Lucas did not want to say so, as he was wondering if the crisis was all in their imagination, or rather in Stoney’s. And because they cared for him, they were looking for some answer to his obsession, and to their own grief. It hurt like a knife turned in a wound to think that a magnificent mind could have drifted into such a loss of reason in his old age. Or was it possible that hundreds of thousands of pounds were being embezzled and laundered through MI6? Whose money? And why secretly, if it was empowered by the government?
“What, then?” Josephine pressed.
“I don’t know yet.”
“You didn’t answer me,” she pointed out. “Do you think he was killed? Or do you think he had a heart attack or stroke sometime late yesterday evening?” She made it only half a question. Clearly, she intended to answer it herself. “He was still dressed, so say it was before eleven at night, definitely before midnight.”
“Possibly,” he conceded. “Go on.”
“And hit his head when he fell at the top of the stairs?”
“Yes, you can see slight scrape marks. And it would perfectly explain his bruises and the faint mark on the wallpaper at the side. I did notice it,” he admitted.
“And the smear of blood on the bottom step,” she added.
“So?” Lucas was not certain what she was driving at, but it chilled him to think there was anyone else involved in Stoney’s death.
“I know.” She bit her lip. “But it would not explain the blood marks in the potting shed.”
“In the potting shed?” He was lost. “What are you talking about?”
“Haven’t you noticed how beautifully Stoney’s garden is kept? He did it himself. Haven’t you looked at his hands? No matter how many times, no matter how hard he tried to clean them, the earth stayed in his fingers.”
He looked at her more intently. Her face was creased with sadness. He knew her so well. She was seeing in her mind the care a lonely man gave to his flowers, the beauty he had a part in creating.
“He cut himself.” He offered the obvious explanation. “He probably put a plaster on it, so there’s no blood in here. I’ve seen enough of the papers. I’d have seen any blood.”
“Unless it was dark,” she said.
“Stoney wouldn’t have been working in the dark,” he argued. “There’s no lighting out there, not unless he’s put it in very recently.”
“He hasn’t, I looked. He doesn’t have anything tropical, and there’s no heating.”
Lucas thought for a moment. “Then he cut himself on whatever it was before dark.”
“And if he has no cut?” she asked.
“What? You think he hit his head? You think the blood in the potting shed was from his head wound?”
“Yes, I do.” Josephine was quite certain. It was unmistakable in her face. Dr. Hardesty would have noticed a cut. “To bleed this much—and scalp wounds do bleed badly. It was a hard abrasion that we saw, bad enough to have killed him. We are only assuming it was a heart attack, and that the wound was a result of his fall. Lucas, what if he was attacked out in the potting shed and carried inside, cleaned up from the earth and compost he had been working with, then thrown down the stairs?”
“Aren’t you bending the facts to fit the pattern you imagine?” he asked, but gently. She looked so earnest.
She was not fazed in the least. “A theory has got to fit all the facts, Lucas. The blood in the shed has barely congealed. It’s from, at latest, last night; it certainly wasn’t several days ago. And it has to be from before dark, because he wouldn’t work out there after dusk. There’s nothing else there with blood on it. I looked. But there are certain tools you’d usually expect to find in a potting shed, and they aren’t there. Particularly, a small spade.”

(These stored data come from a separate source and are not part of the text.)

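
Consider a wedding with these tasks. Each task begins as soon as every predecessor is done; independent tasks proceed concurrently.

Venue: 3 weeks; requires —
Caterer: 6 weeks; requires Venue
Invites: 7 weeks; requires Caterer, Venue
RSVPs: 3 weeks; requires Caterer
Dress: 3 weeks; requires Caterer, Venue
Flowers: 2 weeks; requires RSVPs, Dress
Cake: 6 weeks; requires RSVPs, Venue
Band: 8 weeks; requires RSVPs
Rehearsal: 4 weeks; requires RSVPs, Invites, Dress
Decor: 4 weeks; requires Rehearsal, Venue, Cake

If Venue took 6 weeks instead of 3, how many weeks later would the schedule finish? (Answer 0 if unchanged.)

3

As given, the longest chain is Venue→Caterer→Invites→Rehearsal→Decor = 3+6+7+4+4 = 24, so the finish is 24 weeks.
Venue lies on that path, so at 6 weeks the path becomes 27 weeks.
The critical path is still Venue→Caterer→Invites→Rehearsal→Decor; finish is now 27 weeks.
Change in finish: 27 − 24 = +3 weeks.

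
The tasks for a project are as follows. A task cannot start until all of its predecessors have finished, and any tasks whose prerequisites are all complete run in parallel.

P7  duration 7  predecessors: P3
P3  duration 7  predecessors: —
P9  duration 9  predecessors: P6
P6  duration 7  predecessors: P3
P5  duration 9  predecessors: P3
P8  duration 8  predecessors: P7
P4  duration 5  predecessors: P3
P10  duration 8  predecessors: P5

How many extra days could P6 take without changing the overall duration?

1

The longest chain is P3→P5→P10 = 7+9+8 = 24; overall finish 24 days.
P6 finishes as early as 14 and must finish by 15.
So P6 can slip 15 − 14 = 1 day.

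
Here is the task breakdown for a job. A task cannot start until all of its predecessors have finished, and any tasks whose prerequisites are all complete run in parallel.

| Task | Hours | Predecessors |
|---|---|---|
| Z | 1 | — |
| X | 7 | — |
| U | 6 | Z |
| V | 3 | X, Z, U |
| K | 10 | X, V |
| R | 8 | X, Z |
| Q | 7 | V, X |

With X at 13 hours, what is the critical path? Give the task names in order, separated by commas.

X, V, K

Baseline: X→V→K = 7+3+10 = 20 → 20 hours.
Since X is critical, the +6 change carries straight to that chain (now 26 hours).
No other chain overtakes it, so the finish is 26 hours.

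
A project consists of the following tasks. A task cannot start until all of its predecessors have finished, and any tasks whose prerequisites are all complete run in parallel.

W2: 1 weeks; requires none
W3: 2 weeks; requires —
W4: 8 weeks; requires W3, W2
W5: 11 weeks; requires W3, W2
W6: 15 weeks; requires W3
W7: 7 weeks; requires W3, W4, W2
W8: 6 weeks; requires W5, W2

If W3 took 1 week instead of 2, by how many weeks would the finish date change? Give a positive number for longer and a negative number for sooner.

-1

As given, the longest chain is W3→W5→W8 = 2+11+6 = 19, so the finish is 19 weeks.
Since W3 is critical, the -1 change carries straight to that chain (now 18 weeks).
Now W2→W5→W8 = 1+11+6 = 18 is longest, so the finish becomes 18 weeks.
Change in finish: 18 − 19 = -1 weeks.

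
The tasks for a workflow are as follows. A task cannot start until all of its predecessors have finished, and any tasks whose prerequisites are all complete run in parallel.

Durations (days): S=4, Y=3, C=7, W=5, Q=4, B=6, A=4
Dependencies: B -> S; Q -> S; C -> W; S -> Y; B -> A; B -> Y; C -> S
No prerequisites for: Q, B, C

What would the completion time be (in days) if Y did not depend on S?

Before: longest chain C→S→Y = 7+4+3 = 14, finish 14.
Without S→Y, Y's earliest start moves from 11 to 6.
New critical path: C→W = 7+5 = 12 ⇒ 12 days.

12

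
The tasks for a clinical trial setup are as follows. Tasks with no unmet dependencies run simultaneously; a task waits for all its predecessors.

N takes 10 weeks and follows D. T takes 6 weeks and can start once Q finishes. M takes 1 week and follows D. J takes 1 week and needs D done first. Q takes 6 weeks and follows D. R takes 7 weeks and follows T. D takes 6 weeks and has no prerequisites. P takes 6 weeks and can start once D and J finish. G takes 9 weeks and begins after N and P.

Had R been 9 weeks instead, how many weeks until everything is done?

As given, the longest chain is D→Q→T→R = 6+6+6+7 = 25, so the finish is 25 weeks.
Since R is critical, the +2 change carries straight to that chain (now 27 weeks).
No other chain overtakes it, so the finish is 27 weeks.

27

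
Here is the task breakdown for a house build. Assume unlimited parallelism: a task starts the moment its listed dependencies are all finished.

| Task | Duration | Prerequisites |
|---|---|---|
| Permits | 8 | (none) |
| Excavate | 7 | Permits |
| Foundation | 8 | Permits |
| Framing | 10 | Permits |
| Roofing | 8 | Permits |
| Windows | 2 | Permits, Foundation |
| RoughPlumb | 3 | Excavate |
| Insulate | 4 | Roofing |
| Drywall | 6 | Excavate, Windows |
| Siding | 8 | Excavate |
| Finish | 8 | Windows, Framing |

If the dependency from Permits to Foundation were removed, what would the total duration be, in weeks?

Before: longest chain Permits→Foundation→Windows→Finish = 8+8+2+8 = 26, finish 26.
Without Permits→Foundation, Foundation's earliest start moves from 8 to 0.
After: Permits→Framing→Finish = 8+10+8 = 26 → 26 weeks.

26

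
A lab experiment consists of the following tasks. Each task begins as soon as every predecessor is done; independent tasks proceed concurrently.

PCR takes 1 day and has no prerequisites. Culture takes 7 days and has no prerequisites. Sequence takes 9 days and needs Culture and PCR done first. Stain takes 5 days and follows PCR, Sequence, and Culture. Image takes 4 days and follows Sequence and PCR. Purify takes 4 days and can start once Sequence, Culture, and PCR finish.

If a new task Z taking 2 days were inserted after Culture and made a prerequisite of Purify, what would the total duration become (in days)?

Originally the lab experiment takes 21 days.
With Z inserted, Purify now waits for max(Sequence, Culture, PCR, Z).
New critical path: Culture→Sequence→Stain = 7+9+5 = 21 ⇒ 21 days.

21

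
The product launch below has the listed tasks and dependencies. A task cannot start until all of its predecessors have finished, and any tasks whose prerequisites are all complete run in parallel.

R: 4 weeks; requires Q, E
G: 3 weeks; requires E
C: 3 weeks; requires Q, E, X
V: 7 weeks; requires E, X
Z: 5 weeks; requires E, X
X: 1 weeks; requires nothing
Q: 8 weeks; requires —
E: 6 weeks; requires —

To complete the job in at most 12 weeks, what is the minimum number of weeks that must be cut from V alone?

1

Current finish: 13 weeks; target: 12.
V is on every critical path, so each week cut from V cuts the finish by one (this holds down to a finish of 12).
Need 13 − 12 = 1 week off V → V becomes 6 weeks, finish becomes 12.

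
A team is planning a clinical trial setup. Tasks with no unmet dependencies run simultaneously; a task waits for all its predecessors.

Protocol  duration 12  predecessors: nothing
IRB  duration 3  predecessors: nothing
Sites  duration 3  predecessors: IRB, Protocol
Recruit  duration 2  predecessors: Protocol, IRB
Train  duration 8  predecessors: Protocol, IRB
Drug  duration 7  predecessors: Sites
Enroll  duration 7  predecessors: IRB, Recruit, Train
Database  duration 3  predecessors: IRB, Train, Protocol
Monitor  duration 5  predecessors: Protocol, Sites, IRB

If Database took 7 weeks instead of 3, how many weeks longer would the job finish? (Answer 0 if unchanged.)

0

Baseline: Protocol→Train→Enroll = 12+8+7 = 27 → 27 weeks.
The longest path through Database is only 23 weeks, so Database has float 4.
That remains the longest chain; total 27 weeks.
Change in finish: 27 − 27 = +0 weeks.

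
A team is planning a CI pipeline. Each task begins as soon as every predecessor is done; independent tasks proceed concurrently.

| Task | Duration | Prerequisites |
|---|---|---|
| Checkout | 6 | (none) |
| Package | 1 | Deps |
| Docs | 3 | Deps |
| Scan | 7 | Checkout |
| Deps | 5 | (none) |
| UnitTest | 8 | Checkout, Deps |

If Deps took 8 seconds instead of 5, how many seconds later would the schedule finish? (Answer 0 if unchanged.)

2

Baseline: Checkout→UnitTest = 6+8 = 14 → 14 seconds.
Deps is off the critical path — its longest chain is 13 seconds, giving 1 of slack.
The binding chain switches to Deps→UnitTest = 8+8 = 16; finish 16 seconds.
Change in finish: 16 − 14 = +2 seconds.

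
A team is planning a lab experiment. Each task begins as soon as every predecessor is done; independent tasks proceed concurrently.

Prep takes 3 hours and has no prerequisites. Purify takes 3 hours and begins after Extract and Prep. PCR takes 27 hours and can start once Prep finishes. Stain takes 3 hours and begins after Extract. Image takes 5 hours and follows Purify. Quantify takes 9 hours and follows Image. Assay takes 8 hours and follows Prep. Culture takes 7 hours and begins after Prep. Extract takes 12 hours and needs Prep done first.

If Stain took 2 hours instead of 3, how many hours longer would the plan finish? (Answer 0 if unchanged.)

Actual critical path: Prep→Extract→Purify→Image→Quantify = 3+12+3+5+9 = 32 ⇒ 32 hours.
The longest path through Stain is only 18 hours, so Stain has float 14.
No other chain overtakes it, so the finish is 32 hours.
Change in finish: 32 − 32 = +0 hours.

0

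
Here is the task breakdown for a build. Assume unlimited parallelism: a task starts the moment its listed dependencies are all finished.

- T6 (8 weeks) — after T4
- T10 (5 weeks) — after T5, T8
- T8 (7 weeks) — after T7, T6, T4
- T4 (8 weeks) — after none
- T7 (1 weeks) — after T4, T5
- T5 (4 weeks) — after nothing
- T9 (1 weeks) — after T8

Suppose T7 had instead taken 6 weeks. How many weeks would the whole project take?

28

The binding path is T4→T6→T8→T10 = 8+8+7+5 = 28; finish at 28 weeks.
T7 has 7 weeks of float (longest path through it is 21).
No other chain overtakes it, so the finish is 28 weeks.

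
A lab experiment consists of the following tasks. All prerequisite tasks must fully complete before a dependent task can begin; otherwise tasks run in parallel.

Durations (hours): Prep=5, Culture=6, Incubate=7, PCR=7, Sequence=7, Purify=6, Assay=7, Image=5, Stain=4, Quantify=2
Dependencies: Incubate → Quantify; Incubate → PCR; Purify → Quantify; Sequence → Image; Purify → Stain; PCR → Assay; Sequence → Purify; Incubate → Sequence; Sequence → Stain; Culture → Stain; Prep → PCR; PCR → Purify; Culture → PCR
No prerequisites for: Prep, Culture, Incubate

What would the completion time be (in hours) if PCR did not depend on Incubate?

24

Before: longest chain Incubate→PCR→Purify→Stain = 7+7+6+4 = 24, finish 24.
Without Incubate→PCR, PCR's earliest start moves from 7 to 6.
After: Incubate→Sequence→Purify→Stain = 7+7+6+4 = 24 → 24 hours.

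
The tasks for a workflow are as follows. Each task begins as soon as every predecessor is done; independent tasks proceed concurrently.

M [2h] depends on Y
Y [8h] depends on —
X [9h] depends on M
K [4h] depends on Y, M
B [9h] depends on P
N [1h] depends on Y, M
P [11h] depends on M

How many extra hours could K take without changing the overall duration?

16

The longest chain is Y→M→P→B = 8+2+11+9 = 30; overall finish 30 hours.
The longest chain containing K totals 14 hours.
Float = 30 − 14 = 16.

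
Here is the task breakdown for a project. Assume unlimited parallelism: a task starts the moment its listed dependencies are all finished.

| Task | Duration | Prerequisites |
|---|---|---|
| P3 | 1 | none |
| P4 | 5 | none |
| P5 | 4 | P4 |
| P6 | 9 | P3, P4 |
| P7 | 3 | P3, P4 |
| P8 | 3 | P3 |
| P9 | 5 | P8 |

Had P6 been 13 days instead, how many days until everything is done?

18

Baseline: P4→P6 = 5+9 = 14 → 14 days.
P6 is on the critical path; changing it to 13 makes that path 18 days.
That remains the longest chain; total 18 days.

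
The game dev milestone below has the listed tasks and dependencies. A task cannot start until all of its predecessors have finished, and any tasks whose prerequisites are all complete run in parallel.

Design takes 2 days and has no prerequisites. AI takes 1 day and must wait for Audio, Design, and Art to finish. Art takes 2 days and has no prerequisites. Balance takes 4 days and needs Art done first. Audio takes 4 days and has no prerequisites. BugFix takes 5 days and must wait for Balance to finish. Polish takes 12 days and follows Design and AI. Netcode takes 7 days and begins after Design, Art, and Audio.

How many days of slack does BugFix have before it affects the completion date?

6

The longest chain is Audio→AI→Polish = 4+1+12 = 17; overall finish 17 days.
Longest path through BugFix: 11 days (earliest finish 11, latest finish 17).
Float = 17 − 11 = 6.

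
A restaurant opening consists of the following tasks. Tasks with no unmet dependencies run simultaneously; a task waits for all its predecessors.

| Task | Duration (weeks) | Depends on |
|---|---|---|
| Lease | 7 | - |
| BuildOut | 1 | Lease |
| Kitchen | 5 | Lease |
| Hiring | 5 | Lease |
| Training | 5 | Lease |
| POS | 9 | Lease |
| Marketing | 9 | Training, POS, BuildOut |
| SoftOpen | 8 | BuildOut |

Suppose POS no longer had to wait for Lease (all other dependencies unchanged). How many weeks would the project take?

21

With the dependency in place, Lease→POS→Marketing = 7+9+9 = 25 sets the finish at 25 weeks.
Without Lease→POS, POS's earliest start moves from 7 to 0.
After: Lease→Training→Marketing = 7+5+9 = 21 → 21 weeks.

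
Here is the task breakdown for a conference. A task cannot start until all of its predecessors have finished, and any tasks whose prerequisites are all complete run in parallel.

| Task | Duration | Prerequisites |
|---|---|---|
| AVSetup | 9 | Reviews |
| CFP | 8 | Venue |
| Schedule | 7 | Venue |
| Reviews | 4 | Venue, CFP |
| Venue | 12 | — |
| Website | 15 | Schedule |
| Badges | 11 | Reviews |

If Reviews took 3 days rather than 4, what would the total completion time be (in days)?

34

As given, the longest chain is Venue→CFP→Reviews→Badges = 12+8+4+11 = 35, so the finish is 35 days.
Reviews is on the critical path; changing it to 3 makes that path 34 days.
The critical path is still Venue→CFP→Reviews→Badges; finish is now 34 days.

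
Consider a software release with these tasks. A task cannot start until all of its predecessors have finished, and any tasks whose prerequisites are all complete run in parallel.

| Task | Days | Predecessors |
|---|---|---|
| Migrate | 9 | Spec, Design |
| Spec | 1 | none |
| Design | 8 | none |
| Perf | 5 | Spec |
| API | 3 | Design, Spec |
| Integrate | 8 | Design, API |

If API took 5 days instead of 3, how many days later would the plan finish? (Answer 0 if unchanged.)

2

As given, the longest chain is Design→API→Integrate = 8+3+8 = 19, so the finish is 19 days.
Since API is critical, the +2 change carries straight to that chain (now 21 days).
No other chain overtakes it, so the finish is 21 days.
Change in finish: 21 − 19 = +2 days.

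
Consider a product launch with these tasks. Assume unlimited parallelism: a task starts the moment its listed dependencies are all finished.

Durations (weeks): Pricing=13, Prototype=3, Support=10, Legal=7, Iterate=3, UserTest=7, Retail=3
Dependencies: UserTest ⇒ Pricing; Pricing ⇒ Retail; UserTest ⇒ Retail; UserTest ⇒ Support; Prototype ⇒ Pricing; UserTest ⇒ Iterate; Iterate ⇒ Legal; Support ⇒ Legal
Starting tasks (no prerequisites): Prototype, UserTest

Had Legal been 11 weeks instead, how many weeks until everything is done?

28

Actual critical path: UserTest→Support→Legal = 7+10+7 = 24 ⇒ 24 weeks.
Legal lies on that path, so at 11 weeks the path becomes 28 weeks.
The critical path is still UserTest→Support→Legal; finish is now 28 weeks.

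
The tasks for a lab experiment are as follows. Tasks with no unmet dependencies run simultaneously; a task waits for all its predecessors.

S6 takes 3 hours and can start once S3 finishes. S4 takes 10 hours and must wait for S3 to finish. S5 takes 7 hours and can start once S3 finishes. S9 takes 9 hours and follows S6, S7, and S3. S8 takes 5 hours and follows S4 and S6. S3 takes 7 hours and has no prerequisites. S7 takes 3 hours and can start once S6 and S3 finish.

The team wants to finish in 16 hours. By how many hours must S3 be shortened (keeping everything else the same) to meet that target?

Current finish: 22 hours; target: 16.
S3 is on every critical path, so each hour cut from S3 cuts the finish by one (this holds down to a finish of 16).
Need 22 − 16 = 6 hours off S3 → S3 becomes 1 hour, finish becomes 16.

6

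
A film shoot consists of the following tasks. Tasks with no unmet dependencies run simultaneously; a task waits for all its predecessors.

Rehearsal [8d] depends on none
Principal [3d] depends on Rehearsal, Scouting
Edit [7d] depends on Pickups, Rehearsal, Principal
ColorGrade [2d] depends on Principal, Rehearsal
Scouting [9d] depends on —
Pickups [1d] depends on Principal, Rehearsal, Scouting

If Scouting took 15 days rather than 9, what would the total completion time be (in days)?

26

Critical path before the change: Scouting→Principal→Pickups→Edit = 9+3+1+7 = 20 giving 20 days.
Scouting lies on that path, so at 15 days the path becomes 26 days.
No other chain overtakes it, so the finish is 26 days.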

“Perhaps he didn’t have one.”
“Yes, he did. Apart from the space where it would have been hung on the wall, and two empty rails it would hang on, the kind of garden work he did would need one. I have one myself and I know what I use it for, which jobs. It took me a while to work out what must have happened. Someone hit him with a spade pretty hard. It probably killed him outright. They carried him inside, washed his hands, changed his shoes to indoor slippers. They probably took the spade with them.”
“Why not simply wash it?” he asked, playing devil’s advocate, but he knew the answer.
“Not easy in the growing darkness to be sure of washing off every speck of blood, not if they were in a hurry. Blood seeps into a wooden handle, between the cracks. It would seem unnecessary to them for it to be spotlessly clean if it was found in a week or so. Who would be surprised? Gardeners get all sorts of cuts and bruises and scratches, and it would be too late to look at the body for the wound.”
“Wouldn’t Hardesty have noticed that the body had been moved?” Lucas persisted.
“It had fallen all the way down the stairs,” she pointed out. “The one thing it couldn’t have done is carry itself from the potting shed to the back door, through the kitchen, and up to the top of the stairs, ready to be in the right place to fall.”
“Are his boots at the back door?” he asked.